Implanté près Linz (région natale de Hitler) en Autriche suite au rattachement du pays au Reich en mars 1938, le camp de concentration de Mauthausen fut le centre d’un réseau d’une soixantaine de camps annexes dédiés à l’extermination par le travail. A la différence de la plupart des autres camps installés dans des casernes ou dans des enclos qu’il était aisé de faire disparaître, Mauthausen a été construit comme une forteresse de ganit destinée à être pérenne, qui surplombait un théâtre de mort : une impressionnante carrière et son escalier de 186 marches.

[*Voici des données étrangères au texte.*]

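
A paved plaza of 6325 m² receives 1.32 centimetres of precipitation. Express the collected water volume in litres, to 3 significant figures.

Depth: 1.32 cm × 10 = 13.2 mm.
1 mm over 1 m² is 1 L, so volume = 13.2 × 6325 = 83490 L ≈ 83500 L.

83500 litres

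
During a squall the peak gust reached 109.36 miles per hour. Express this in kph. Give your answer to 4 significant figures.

1 mph = 1.60934 km/h, so 109.36 × 1.60934 = 176.0 km/h.

176.0 km/h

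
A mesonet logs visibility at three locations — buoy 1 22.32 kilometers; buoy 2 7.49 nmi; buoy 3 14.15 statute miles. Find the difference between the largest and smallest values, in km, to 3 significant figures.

buoy 2: 7.49 nmi = 13.8715 km.
buoy 3: 14.15 SM = 22.7722 km.
Spread: 22.7722 − 13.8715 = 8.90 km.

8.90 km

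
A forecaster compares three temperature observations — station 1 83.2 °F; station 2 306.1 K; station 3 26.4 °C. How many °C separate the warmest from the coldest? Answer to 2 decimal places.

6.55 °C

station 1: 83.2 °F = 28.444 °C.
station 2: 306.1 K = 32.950 °C.
Spread: 32.950 − 26.400 = 6.550 °C.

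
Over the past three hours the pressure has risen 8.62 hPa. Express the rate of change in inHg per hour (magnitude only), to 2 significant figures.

8.62 hPa / 3 h × 0.02953 inHg/hPa = 0.085 inHg/h.

0.085 inHg per hour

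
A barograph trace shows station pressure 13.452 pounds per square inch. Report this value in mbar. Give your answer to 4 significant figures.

927.5 mb

1 psi = 68.9476 mb, so 13.452 × 68.9476 = 927.5 mb.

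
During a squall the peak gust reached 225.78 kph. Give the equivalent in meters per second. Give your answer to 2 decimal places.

62.72 m/s

1 km/h = 0.277778 m/s, so 225.78 × 0.277778 = 62.72 m/s.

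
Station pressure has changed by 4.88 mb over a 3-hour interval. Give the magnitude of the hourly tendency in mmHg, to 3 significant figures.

1.22 mmHg per hour

4.88 mb / 3 h × 0.750062 mmHg/mb = 1.22 mmHg/h.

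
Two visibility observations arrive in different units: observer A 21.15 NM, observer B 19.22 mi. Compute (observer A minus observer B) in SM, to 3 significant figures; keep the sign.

5.12 SM

observer A: 21.15 nmi = 24.3390 SM.
Difference: 24.3390 − 19.2200 = 5.12 SM.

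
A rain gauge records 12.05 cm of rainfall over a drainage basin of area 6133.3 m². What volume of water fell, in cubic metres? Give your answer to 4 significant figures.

739.1 cubic metres

Depth: 12.05 cm × 10 = 120.5 mm.
1 mm over 1 m² is 1 L, so volume = 120.5 × 6133.3 = 739062.65 L = 739.1 m³.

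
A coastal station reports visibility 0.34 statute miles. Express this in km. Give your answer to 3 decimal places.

1 SM = 1.60934 km, so 0.34 × 1.60934 = 0.547 km.

0.547 km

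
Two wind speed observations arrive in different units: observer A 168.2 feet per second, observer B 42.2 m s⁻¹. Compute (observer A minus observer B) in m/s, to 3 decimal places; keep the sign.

observer A: 168.2 ft/s = 51.26736 m/s.
Difference: 51.26736 − 42.20000 = 9.067 m/s.

9.067 m/s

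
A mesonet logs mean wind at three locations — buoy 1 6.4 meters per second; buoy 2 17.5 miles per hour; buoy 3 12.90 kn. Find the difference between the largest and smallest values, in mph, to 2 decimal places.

3.18 mph

buoy 1: 6.4 m/s = 14.3164 mph.
buoy 3: 12.90 kt = 14.8451 mph.
Spread: 17.5000 − 14.3164 = 3.18 mph.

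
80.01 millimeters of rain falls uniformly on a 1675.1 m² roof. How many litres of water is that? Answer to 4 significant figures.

1 mm over 1 m² is 1 L, so volume = 80.01 × 1675.1 = 134024.75 L ≈ 134000 L.

134000 litres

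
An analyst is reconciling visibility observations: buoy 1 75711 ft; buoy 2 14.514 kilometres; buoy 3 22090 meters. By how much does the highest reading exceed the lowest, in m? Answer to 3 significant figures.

8560 m

buoy 1: 75711 ft = 23076.71 m.
buoy 2: 14.514 km = 14514.00 m.
Spread: 23076.71 − 14514.00 = 8560 m.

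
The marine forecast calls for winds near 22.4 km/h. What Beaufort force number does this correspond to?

Beaufort force 4

22.4 km/h = 6.2 m/s, which is Beaufort 4 (moderate breeze, 5.5–7.9 m/s).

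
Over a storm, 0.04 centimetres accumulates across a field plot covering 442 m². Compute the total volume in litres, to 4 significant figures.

Depth: 0.04 cm × 10 = 0.4 mm.
1 mm over 1 m² is 1 L, so volume = 0.4 × 442 = 176.8 L.

176.8 litres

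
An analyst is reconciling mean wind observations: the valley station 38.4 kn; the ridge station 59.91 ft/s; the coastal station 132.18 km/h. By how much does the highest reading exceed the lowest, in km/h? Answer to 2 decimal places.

the valley station: 38.4 kt = 71.1168 km/h.
the ridge station: 59.91 ft/s = 65.7380 km/h.
Spread: 132.1800 − 65.7380 = 66.44 km/h.

66.44 km/h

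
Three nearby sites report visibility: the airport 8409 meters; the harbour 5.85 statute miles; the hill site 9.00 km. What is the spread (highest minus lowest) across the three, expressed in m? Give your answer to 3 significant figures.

the harbour: 5.85 SM = 9414.66 m.
the hill site: 9.00 km = 9000.00 m.
Spread: 9414.66 − 8409.00 = 1010 m.

1010 m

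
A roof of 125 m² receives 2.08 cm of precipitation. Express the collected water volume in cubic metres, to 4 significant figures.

Depth: 2.08 cm × 10 = 20.8 mm.
1 mm over 1 m² is 1 L, so volume = 20.8 × 125 = 2600 L = 2.600 m³.

2.600 cubic metres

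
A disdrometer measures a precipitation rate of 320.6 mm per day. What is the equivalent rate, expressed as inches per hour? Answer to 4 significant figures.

320.6 mm/day × 0.0393701 in/mm × 0.0416667 day/hour = 0.5259 in/hour.

0.5259 in/hour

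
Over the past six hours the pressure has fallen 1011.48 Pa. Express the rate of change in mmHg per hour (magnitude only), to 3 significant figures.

1011.48 Pa / 6 h × 0.00750062 mmHg/Pa = 1.26 mmHg/h.

1.26 mmHg per hour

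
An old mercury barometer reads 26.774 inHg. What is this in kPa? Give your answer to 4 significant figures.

1 inHg = 3.38639 kPa, so 26.774 × 3.38639 = 90.67 kPa.

90.67 kPa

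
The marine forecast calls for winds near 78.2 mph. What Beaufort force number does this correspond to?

78.2 mph = 35.0 m/s, which is Beaufort 12 (hurricane force, ≥32.7 m/s).

Beaufort force 12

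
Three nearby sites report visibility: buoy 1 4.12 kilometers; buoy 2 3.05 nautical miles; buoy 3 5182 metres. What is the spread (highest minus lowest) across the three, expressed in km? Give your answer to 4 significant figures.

1.529 km

buoy 2: 3.05 nmi = 5.64860 km.
buoy 3: 5182 m = 5.18200 km.
Spread: 5.64860 − 4.12000 = 1.529 km.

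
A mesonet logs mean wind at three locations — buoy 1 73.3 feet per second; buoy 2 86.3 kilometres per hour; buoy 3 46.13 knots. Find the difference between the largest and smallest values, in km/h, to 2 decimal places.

buoy 1: 73.3 ft/s = 80.4306 km/h.
buoy 3: 46.13 kt = 85.4328 km/h.
Spread: 86.3000 − 80.4306 = 5.87 km/h.

5.87 km/h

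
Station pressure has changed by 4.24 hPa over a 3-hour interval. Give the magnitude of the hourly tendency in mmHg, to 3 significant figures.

1.06 mmHg per hour

4.24 hPa / 3 h × 0.750062 mmHg/hPa = 1.06 mmHg/h.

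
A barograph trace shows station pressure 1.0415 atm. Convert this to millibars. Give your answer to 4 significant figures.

1 atm = 1013.25 mb, so 1.0415 × 1013.25 = 1055 mb.

1055 mb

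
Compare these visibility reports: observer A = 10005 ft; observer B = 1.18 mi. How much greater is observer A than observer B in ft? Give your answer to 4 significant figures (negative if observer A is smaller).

3775 ft

observer B: 1.18 SM = 6230.40 ft.
Difference: 10005.00 − 6230.40 = 3775 ft.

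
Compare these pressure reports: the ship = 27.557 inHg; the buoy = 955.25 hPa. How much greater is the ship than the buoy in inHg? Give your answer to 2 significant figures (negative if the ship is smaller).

the buoy: 955.25 hPa = 28.2085 inHg.
Difference: 27.5570 − 28.2085 = -0.65 inHg.

-0.65 inHg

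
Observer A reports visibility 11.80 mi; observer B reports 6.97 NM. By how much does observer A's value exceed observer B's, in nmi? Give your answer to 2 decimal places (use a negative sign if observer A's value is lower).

3.28 nmi

observer A: 11.80 SM = 10.2539 nmi.
Difference: 10.2539 − 6.9700 = 3.28 nmi.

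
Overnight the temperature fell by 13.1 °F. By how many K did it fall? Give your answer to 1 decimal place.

A change of 1 °C equals a change of 1.8 °F: ΔK = 13.1 × 0.5556 = 7.3 K.

7.3 K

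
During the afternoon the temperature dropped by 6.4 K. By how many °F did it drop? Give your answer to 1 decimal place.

11.5 °F

For a temperature change the 32° offset cancels: Δ°F = 6.4 × 1.8 = 11.5 °F.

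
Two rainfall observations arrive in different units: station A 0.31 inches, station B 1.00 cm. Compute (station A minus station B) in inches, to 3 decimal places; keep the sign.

station B: 1.00 cm = 0.39370 in.
Difference: 0.31000 − 0.39370 = -0.084 in.

-0.084 in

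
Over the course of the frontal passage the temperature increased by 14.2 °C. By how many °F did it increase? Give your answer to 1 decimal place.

25.6 °F

Converting a difference, only the 9/5 scale factor applies: Δ°F = 14.2 × 1.8 = 25.6 °F.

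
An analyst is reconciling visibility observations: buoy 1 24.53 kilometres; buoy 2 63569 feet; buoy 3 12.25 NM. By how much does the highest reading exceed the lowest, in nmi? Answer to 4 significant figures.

2.783 nmi

buoy 1: 24.53 km = 13.24514 nmi.
buoy 2: 63569 ft = 10.46211 nmi.
Spread: 13.24514 − 10.46211 = 2.783 nmi.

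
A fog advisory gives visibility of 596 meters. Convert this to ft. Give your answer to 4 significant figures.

1955 ft

1 m = 3.28084 ft, so 596 × 3.28084 = 1955 ft.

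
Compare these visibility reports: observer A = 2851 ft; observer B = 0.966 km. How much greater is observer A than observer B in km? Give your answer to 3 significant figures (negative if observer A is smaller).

-0.0970 km

observer A: 2851 ft = 0.868985 km.
Difference: 0.868985 − 0.966000 = -0.0970 km.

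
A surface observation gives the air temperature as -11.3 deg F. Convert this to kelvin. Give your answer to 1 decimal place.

249.1 K

First to °C: -24.06 °C.
Then to K: 249.1 K.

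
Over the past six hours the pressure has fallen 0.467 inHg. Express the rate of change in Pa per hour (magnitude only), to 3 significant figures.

0.467 inHg / 6 h × 3386.39 Pa/inHg = 264 Pa/h.

264 Pa per hour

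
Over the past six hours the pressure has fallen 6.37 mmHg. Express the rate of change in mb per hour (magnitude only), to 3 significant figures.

1.42 mb per hour

6.37 mmHg / 6 h × 1.33322 mb/mmHg = 1.42 mb/h.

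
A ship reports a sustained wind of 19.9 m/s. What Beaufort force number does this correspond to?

Beaufort force 8

19.9 m/s lies in the Beaufort 8 band (gale, 17.2–20.7 m/s).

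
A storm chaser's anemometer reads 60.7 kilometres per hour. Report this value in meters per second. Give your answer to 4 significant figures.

16.86 m/s

1 km/h = 0.277778 m/s, so 60.7 × 0.277778 = 16.86 m/s.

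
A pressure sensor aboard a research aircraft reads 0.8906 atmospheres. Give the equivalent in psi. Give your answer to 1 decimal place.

13.1 psi

1 atm = 14.6959 psi, so 0.8906 × 14.6959 = 13.1 psi.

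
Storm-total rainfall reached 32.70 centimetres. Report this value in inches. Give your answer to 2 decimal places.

12.87 in

1 cm = 0.393701 in, so 32.70 × 0.393701 = 12.87 in.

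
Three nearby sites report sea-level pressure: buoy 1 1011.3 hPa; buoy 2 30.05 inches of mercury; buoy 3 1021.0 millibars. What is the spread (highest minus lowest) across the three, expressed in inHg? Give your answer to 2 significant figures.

buoy 1: 1011.3 hPa = 29.8637 inHg.
buoy 3: 1021.0 mb = 30.1501 inHg.
Spread: 30.1501 − 29.8637 = 0.29 inHg.

0.29 inHg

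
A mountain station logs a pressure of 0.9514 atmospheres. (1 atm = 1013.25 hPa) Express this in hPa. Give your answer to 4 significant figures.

1 atm = 1013.25 hPa, so 0.9514 × 1013.25 = 964.0 hPa.

964.0 hPa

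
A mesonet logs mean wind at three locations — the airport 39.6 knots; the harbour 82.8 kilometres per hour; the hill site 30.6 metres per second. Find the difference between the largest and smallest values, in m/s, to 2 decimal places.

10.23 m/s

the airport: 39.6 kt = 20.3720 m/s.
the harbour: 82.8 km/h = 23.0000 m/s.
Spread: 30.6000 − 20.3720 = 10.23 m/s.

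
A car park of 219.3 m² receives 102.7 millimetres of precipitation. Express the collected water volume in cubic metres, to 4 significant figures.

22.52 cubic metres

1 mm over 1 m² is 1 L, so volume = 102.7 × 219.3 = 22522.11 L = 22.52 m³.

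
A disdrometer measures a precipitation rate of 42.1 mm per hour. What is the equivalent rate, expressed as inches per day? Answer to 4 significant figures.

39.78 in/day

42.1 mm/hour × 0.0393701 in/mm × 24 hour/day = 39.78 in/day.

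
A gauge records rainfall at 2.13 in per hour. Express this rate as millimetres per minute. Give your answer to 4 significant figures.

2.13 in/hour × 25.4 mm/in × 0.0166667 hour/minute = 0.9017 mm/minute.

0.9017 mm/minute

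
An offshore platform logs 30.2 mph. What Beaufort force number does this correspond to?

30.2 mph = 13.5 m/s, which is Beaufort 6 (strong breeze, 10.8–13.8 m/s).

Beaufort force 6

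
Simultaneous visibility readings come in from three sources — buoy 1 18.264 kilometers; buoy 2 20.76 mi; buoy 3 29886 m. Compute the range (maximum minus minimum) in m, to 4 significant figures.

15150 m

buoy 1: 18.264 km = 18264.00 m.
buoy 2: 20.76 SM = 33409.98 m.
Spread: 33409.98 − 18264.00 = 15150 m.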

« A Mauthausen, furent conduits plus de deux cent mille hommes, et quelques milliers de femmes, en particulier à l’évacuation de Ravensbrück. Cent vingt mille d’entre eux y furent assassinés, par les conditions du travail forcé, les mauvais traitements, la logique d’extermination des inaptes au travail, des Juifs, de ceux qui avaient le malheur de servir de cibles. Dans la classification nazie, Mauthausen est le seul camp de 3e catégorie, la plus dure, et destiné aux « irrécupérables » « , présente Daniel Simon, membre du comité de l’Amicale française de Mauthausen à l’origine de cette exposition.

Au sujet de l’exposition, il poursuit :

« Les SS ont beaucoup photographié : fichage bureaucratique des détenus, exaltation du modèle disciplinaire et hygiéniste, « tentatives d’évasion », etc. Les dernières semaines de leur domination, ils ont détruit en masse toute sorte d’archives. Mais à Mauthausen, une aventure sans équivalent a permis que des centaines de négatifs originaux d’images nazies parviennent jusqu’à nous : des détenus espagnols, dans les rouages de l’administration du camp et au laboratoire photographique, les ont dérobés, camouflés, sortis du camp, confiés à une habitante du village, récupérés à la libération et, la plupart, rapportés en France – affirmant un double improbable espoir : après la victoire contre les nazis, que ces clichés soient un jour entre nos mains un témoignage !
Cette exposition, pour la première fois, présente l’ensemble des fonds d’images existants : clichés SS, photos prises, sur les mêmes appareils, par les détenus libérés (les Espagnols du labo photo), enfin celles prises par les libérateurs américains […]. »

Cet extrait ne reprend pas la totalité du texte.